The pier will be repaired, but it was not immediately clear how long that will take, a fourth US official told the AP.

The Joint Logistics Over The Shore (JLOTS) pier only began operations in the past two weeks and had provided an additional way to get critically needed food to Gaza.

Trucks loaded with humanitarian aid from the United Arab Emirates and the United States Agency for International Development cross the Trident Pier before arriving on the beach on the Gaza Strip on May 17 2024
Trucks loaded with humanitarian aid cross the Trident Pier before arriving on the beach on the Gaza Strip on May 17 (Staff Sgt Malcolm Cohens-Ashley/US Army via AP)

Deliveries were also halted for two days last week after crowds rushed aid trucks coming from the pier and one Palestinian man was shot dead.

The US military worked with the UN and Israeli officials to select safer alternate routes for trucks, the Pentagon said on Friday.

The pier was fully functional as late as Saturday when heavy sea states unmoored four of the army boats that were being used to ferry pallets of aid from commercial vessels to the pier, which was anchored into the beach and provided a long causeway to then drive that aid on to the shore.
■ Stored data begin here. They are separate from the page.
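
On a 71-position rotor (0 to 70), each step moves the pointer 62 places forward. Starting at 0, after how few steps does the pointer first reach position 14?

The inverse of 62 mod 71 is 63 (since 62·63 = 3906 ≡ 1).
So x ≡ 63·14 = 882 ≡ 30 (mod 71).
Check: 62·30 = 1860 = 26·71 + 14.

30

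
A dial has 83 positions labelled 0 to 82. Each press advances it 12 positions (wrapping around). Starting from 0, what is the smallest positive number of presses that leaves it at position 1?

12·7 = 84 = 1·83 + 1, so 12⁻¹ ≡ 7 (mod 83).

7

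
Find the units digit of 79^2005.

9

Powers of 9 mod 10 repeat with period 2: 9, 1.
2005 mod 2 = 1, so the last digit matches 9^1 = 9.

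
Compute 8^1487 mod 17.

15

Successive squares of 8 mod 17: 8^1≡8, 8^2≡13, 8^4≡16, 8^8≡1, 8^16≡1, 8^32≡1, 8^64≡1, 8^128≡1, 8^256≡1, 8^512≡1, 8^1024≡1.
1487 = 1 + 2 + 4 + 8 + 64 + 128 + 256 + 1024, so 8^1487 ≡ 8·13·16·1·1·1·1·1 ≡ 15 (mod 17).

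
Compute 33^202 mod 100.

89

Square-and-reduce mod 100: 33^1≡33, 33^2≡89, 33^4≡21, 33^8≡41, 33^16≡81, 33^32≡61, 33^64≡21, 33^128≡41.
202 = 2 + 8 + 64 + 128, so 33^202 ≡ 89·41·21·41 ≡ 89 (mod 100).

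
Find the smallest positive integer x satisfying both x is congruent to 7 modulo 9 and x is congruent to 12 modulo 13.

25

x ≡ 7 (mod 9) gives x ∈ {7, 16, 25}.
The first of these with x mod 13 = 12 is 25.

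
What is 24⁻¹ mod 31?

31 = 1·24 + 7
24 = 3·7 + 3
7 = 2·3 + 1
3 = 3·1 + 0
Back-substituting gives 24·22 ≡ 1 (mod 31).

22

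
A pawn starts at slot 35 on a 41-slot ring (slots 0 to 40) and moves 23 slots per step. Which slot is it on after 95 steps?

6

95·23 = 2185.
2185 mod 41 = 12 (since 53·41 = 2173).
(35 + 12) mod 41 = 6.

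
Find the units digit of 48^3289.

Last digits of 8^n: 8, 4, 2, 6 (period 4).
3289 mod 4 = 1, so the last digit matches 8^1 = 8.

8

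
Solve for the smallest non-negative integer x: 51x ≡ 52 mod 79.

51⁻¹ ≡ 31 (mod 79) because 51·31 = 1581 = 20·79 + 1.
Multiplying both sides by 31: x ≡ 31·52 = 1612 ≡ 32 (mod 79).
Check: 51·32 = 1632 = 20·79 + 52.

32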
Two of the vessels were beached on Gaza and two others on the coast of Israel near Ashkelon.

Before the weather damage and suspension, the pier had begun to pick up steam and as of Friday more than 820 metric tons of food aid had been delivered from the sea on to the Gaza beach via the pier.
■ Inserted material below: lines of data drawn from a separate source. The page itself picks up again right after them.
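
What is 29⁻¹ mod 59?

57

59 = 2·29 + 1
29 = 29·1 + 0
Back-substituting gives 29·57 ≡ 1 (mod 59).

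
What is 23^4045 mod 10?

3

Last digits of 3^n: 3, 9, 7, 1 (period 4).
4045 mod 4 = 1, so the last digit matches 3^1 = 3.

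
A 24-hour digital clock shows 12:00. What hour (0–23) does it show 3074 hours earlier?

3074 mod 24 = 2 (since 128·24 = 3072).
(12 − 2) mod 24 = 10.

10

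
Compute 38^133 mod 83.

63

Successive squares of 38 mod 83: 38^1≡38, 38^2≡33, 38^4≡10, 38^8≡17, 38^16≡40, 38^32≡23, 38^64≡31, 38^128≡48.
Since 133 = 1 + 4 + 128 in binary, 38^133 ≡ 38·10·48 ≡ 63 (mod 83).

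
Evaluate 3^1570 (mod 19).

5

Square-and-reduce mod 19: 3^1≡3, 3^2≡9, 3^4≡5, 3^8≡6, 3^16≡17, 3^32≡4, 3^64≡16, 3^128≡9, 3^256≡5, 3^512≡6, 3^1024≡17.
Since 1570 = 2 + 32 + 512 + 1024 in binary, 3^1570 ≡ 9·4·6·17 ≡ 5 (mod 19).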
US officials have repeatedly emphasised that the pier cannot provide the amount of aid that starving Gazans need and said that more checkpoints for humanitarian trucks need to be opened.

At maximum capacity, the pier would bring in enough food for 500,000 of Gaza’s people.
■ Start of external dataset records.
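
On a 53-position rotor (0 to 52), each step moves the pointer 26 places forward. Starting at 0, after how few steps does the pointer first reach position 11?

31

The inverse of 26 mod 53 is 51 (since 26·51 = 1326 ≡ 1).
So x ≡ 51·11 = 561 ≡ 31 (mod 53).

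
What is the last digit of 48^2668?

6

Powers of 8 mod 10 repeat with period 4: 8, 4, 2, 6.
2668 mod 4 = 0, so the last digit matches 8^4 = 6.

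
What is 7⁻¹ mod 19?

11

7·11 = 77 = 4·19 + 1, so 7⁻¹ ≡ 11 (mod 19).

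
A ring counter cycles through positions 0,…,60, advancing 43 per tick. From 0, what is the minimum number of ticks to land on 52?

43⁻¹ ≡ 44 (mod 61) because 43·44 = 1892 = 31·61 + 1.
Multiplying both sides by 44: x ≡ 44·52 = 2288 ≡ 31 (mod 61).

31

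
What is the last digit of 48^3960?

6

Last digits of 8^n: 8, 4, 2, 6 (period 4).
3960 mod 4 = 0, so the last digit matches 8^4 = 6.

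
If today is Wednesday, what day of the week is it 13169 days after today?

13169 − 1881·7 = 2, so 13169 ≡ 2 (mod 7).
Wednesday + 2 days → Friday.

Friday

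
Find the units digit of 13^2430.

9

Powers of 3 mod 10 repeat with period 4: 3, 9, 7, 1.
2430 leaves remainder 2 on division by 4, so 13^2430 ends in 9.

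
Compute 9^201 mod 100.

9

Square-and-reduce mod 100: 9^1≡9, 9^2≡81, 9^4≡61, 9^8≡21, 9^16≡41, 9^32≡81, 9^64≡61, 9^128≡21.
Since 201 = 1 + 8 + 64 + 128 in binary, 9^201 ≡ 9·21·61·21 ≡ 9 (mod 100).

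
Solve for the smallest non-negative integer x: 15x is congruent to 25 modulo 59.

41

15⁻¹ ≡ 4 (mod 59) because 15·4 = 60 = 1·59 + 1.
Multiplying both sides by 4: x ≡ 4·25 = 100 ≡ 41 (mod 59).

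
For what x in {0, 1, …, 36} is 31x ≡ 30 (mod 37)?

32

The inverse of 31 mod 37 is 6 (since 31·6 = 186 ≡ 1).
Multiplying both sides by 6: x ≡ 6·30 = 180 ≡ 32 (mod 37).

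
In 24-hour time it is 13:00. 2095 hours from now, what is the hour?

2095 = 87·24 + 7, so 2095 mod 24 = 7.
(13 + 7) mod 24 = 20.

20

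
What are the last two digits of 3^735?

By repeated squaring mod 100: 3^1≡3, 3^2≡9, 3^4≡81, 3^8≡61, 3^16≡21, 3^32≡41, 3^64≡81, 3^128≡61, 3^256≡21, 3^512≡41.
Since 735 = 1 + 2 + 4 + 8 + 16 + 64 + 128 + 512 in binary, 3^735 ≡ 3·9·81·61·21·81·61·41 ≡ 7 (mod 100).

07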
Israel-Hamas war in Gaza Strip
(PA Graphics)

The US has also planned to continue to provide airdrops of food, which likewise cannot meet all the needs.

A deepening Israeli offensive in the southern city of Rafah has made it impossible for aid shipments to get through the crossing there, which is a key source for fuel and food coming into Gaza.

Israel says it is bringing aid in through another border crossing, Kerem Shalom, but humanitarian organisations say Israeli military operations make it difficult for them to retrieve the aid there for distribution.